At which point, what had been a fairly orderly, amicable meeting, at least by Ford era standards, broke down into the usual rancor and disorder with Speaker Frances Nunziata moving to call an early lunch break to let matters simmer down some. It didn’t come to that. Council tussled through the last 20 minutes before recessing at its usual 12:30 time.

The deputy mayor then hustled up the chamber stairs to the press gallery where he continued to rant out loud about all the activists, unionists and cyclists who were, evidently, making his life at council damn near unmanageable. (The Toronto Sun’s Don Peat must just love the sight of Councillor Holyday walking toward him, spewing forth. It’s a bottomless pit of content.) Evidently, in his earlier life as a Etobicoke politician in pre-amalgamation Toronto, Mr. Holyday never had to contend with anyone who wasn’t just like him.

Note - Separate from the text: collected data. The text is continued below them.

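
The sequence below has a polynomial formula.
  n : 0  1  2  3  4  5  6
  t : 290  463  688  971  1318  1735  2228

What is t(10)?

5080

Δ: 173  225  283  347  417  493
Δ²: 52  58  64  70  76
Δ³: 6  6  6  6
The third differences are constant (6).
76 + 6 = 82;  493 + 82 = 575;  2228 + 575 = 2803
82 + 6 = 88;  575 + 88 = 663;  2803 + 663 = 3466
88 + 6 = 94;  663 + 94 = 757;  3466 + 757 = 4223
94 + 6 = 100;  757 + 100 = 857;  4223 + 857 = 5080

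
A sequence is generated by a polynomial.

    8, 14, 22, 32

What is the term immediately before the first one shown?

First differences: 6  8  10
Second differences: 2  2
The second differences are constant at 2.
Work back: 6 − 2 = 4;  8 − 4 = 4

4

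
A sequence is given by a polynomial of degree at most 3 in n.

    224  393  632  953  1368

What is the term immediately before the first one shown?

113

Δ: 169  239  321  415
Δ²: 70  82  94
Δ³: 12  12
The third differences are constant at 12.
Work back: 70 − 12 = 58;  169 − 58 = 111;  224 − 111 = 113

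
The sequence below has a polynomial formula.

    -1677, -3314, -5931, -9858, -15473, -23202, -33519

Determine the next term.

Δ: -1637  -2617  -3927  -5615  -7729  -10317
Δ²: -980  -1310  -1688  -2114  -2588
Δ³: -330  -378  -426  -474
Δ⁴: -48  -48  -48
The fourth differences are constant (-48).
-474 − 48 = -522;  -2588 − 522 = -3110;  -10317 − 3110 = -13427;  -33519 − 13427 = -46946

-46946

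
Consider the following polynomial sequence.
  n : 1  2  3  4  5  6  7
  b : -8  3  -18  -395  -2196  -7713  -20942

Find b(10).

-182501

D1: 11  -21  -377  -1801  -5517  -13229
D2: -32  -356  -1424  -3716  -7712
D3: -324  -1068  -2292  -3996
D4: -744  -1224  -1704
D5: -480  -480
Constant fifth difference = -480, so extend:
-1704 − 480 = -2184;  -3996 − 2184 = -6180;  -7712 − 6180 = -13892;  -13229 − 13892 = -27121;  -20942 − 27121 = -48063
-2184 − 480 = -2664;  -6180 − 2664 = -8844;  -13892 − 8844 = -22736;  -27121 − 22736 = -49857;  -48063 − 49857 = -97920
-2664 − 480 = -3144;  -8844 − 3144 = -11988;  -22736 − 11988 = -34724;  -49857 − 34724 = -84581;  -97920 − 84581 = -182501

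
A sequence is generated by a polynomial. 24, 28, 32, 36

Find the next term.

40

First differences: 4  4  4
The first differences are constant (4).
36 + 4 = 40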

Simpler times.

I can’t be alone in seeing the deputy mayor as that uncle everyone has who you inevitably wind up sitting beside at big family functions and he can’t stop talking about how things were in his day. When you didn’t have to ask for respect, you just got it. Where everyone knew their place, every one. And the surest entry into politics was through the Kiwanis club.

In other words, eminently unqualified to be anywhere near the levers of power for a major metropolitan city of 2.5 million people with an annual operating of over $9 billion. Yeah, taking care of the pennies and the pounds will take care of themselves is a governing philosophy that simply doesn’t cut it.

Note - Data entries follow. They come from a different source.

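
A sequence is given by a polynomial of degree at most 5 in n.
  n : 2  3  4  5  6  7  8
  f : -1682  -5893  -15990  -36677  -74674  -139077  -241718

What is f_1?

-309

D1: -4211, -10097, -20687, -37997, -64403, -102641
D2: -5886, -10590, -17310, -26406, -38238
D3: -4704, -6720, -9096, -11832
D4: -2016, -2376, -2736
D5: -360, -360
The fifth differences are constant at -360.
Work back: -2016 + 360 = -1656;  -4704 + 1656 = -3048;  -5886 + 3048 = -2838;  -4211 + 2838 = -1373;  -1682 + 1373 = -309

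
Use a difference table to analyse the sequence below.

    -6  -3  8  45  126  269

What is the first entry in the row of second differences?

Δ: 3, 11, 37, 81, 143
Δ²: 8, 26, 44, 62
Δ³: 18, 18, 18

8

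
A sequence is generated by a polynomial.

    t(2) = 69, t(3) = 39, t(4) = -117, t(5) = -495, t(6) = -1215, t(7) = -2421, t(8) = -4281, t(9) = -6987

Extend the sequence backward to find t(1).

45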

The dubious and short-sighted economics of saving the city money by contracting out work at reduced wage rates and decreased benefits – god bless `em – aside… I mean, how could it possibly hurt the local economy in the long run, having people in the community make less money and need more social assistance to offset a loss of benefits?… the politics of the deputy mayor’s manner is mind-boggling.

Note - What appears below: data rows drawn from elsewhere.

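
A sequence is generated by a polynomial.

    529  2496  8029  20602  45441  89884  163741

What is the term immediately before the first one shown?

1967, 5533, 12573, 24839, 44443, 73857
3566, 7040, 12266, 19604, 29414
3474, 5226, 7338, 9810
1752, 2112, 2472
360, 360
The fifth differences are constant at 360.
Work back: 1752 − 360 = 1392;  3474 − 1392 = 2082;  3566 − 2082 = 1484;  1967 − 1484 = 483;  529 − 483 = 46

46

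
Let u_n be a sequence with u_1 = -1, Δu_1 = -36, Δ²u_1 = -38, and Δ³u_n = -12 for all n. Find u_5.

Build the table forward from the leading diagonal:
D3: -12  -12  -12  -12  -12
D2: -38  -50  -62  -74  -86
D1: -36  -74  -124  -186  -260
u: -1  -37  -111  -235  -421

-421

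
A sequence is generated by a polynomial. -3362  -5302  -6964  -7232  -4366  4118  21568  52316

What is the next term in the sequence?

First differences: -1940, -1662, -268, 2866, 8484, 17450, 30748
Second differences: 278, 1394, 3134, 5618, 8966, 13298
Third differences: 1116, 1740, 2484, 3348, 4332
Fourth differences: 624, 744, 864, 984
Fifth differences: 120, 120, 120
The fifth differences are constant (120).
984 + 120 = 1104;  4332 + 1104 = 5436;  13298 + 5436 = 18734;  30748 + 18734 = 49482;  52316 + 49482 = 101798

101798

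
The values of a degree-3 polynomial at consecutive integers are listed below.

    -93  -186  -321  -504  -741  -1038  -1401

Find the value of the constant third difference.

Δ: -93, -135, -183, -237, -297, -363
Δ²: -42, -48, -54, -60, -66
Δ³: -6, -6, -6, -6

-6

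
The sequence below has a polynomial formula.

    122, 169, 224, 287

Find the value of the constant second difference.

First differences: 47, 55, 63
Second differences: 8, 8

8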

Never mind his dismissal of the usual suspects since it’s hard to imagine his natural constituency is made up of many activists, unionists or cyclists. But his treatment of Councillor Bailão seems not only callous and cold-hearted, which smacks of overkill since Councillor Denzil Minnan-Wong is a teammate who traverses that territory much more regularly, but ultimately self-defeating. While the deputy mayor very likely sees the world in the same black-and-white terms as Mayor Ford and anyone with differing opinions must be a union affiliated bike rider who hangs out in hash cafés where the NDP hold their municipal nominations, most others see Councillor Bailão as a moderate voice at council. Shit, the mayor tapped her to chair a special task force on the Toronto Community Housing Corp. and there he is, sitting back and watching the deputy mayor go all Abe Simpson on her?

It just seems like terrible politics.

In the end, Councillor Bailão’s item won and won big. Once more, the mayor found himself on the losing side of a two-thirds vote, flirting ever so close to further irrelevancy, he and his brother’s dream of selling off anything not nailed down suffering a severe setback. Yet, neither one said anything in an attempt to sway any of their colleagues their way. Only the deputy mayor spoke up and in the process did their cause no favours.

If anything, Deputy Mayor Doug Holyday reinforced the exact opposite example of what he suggested would help serve city council. Maybe taxpayers and citizens should stop sending angry, out of touch old guys to City Hall whose ‘common sense’ toward city building began and ended with regular viewings of Mayberry RFD. Given their dwindling numbers, it would be much easier turfing them then it would be the ever increasing activist councillors that they’re helping to create.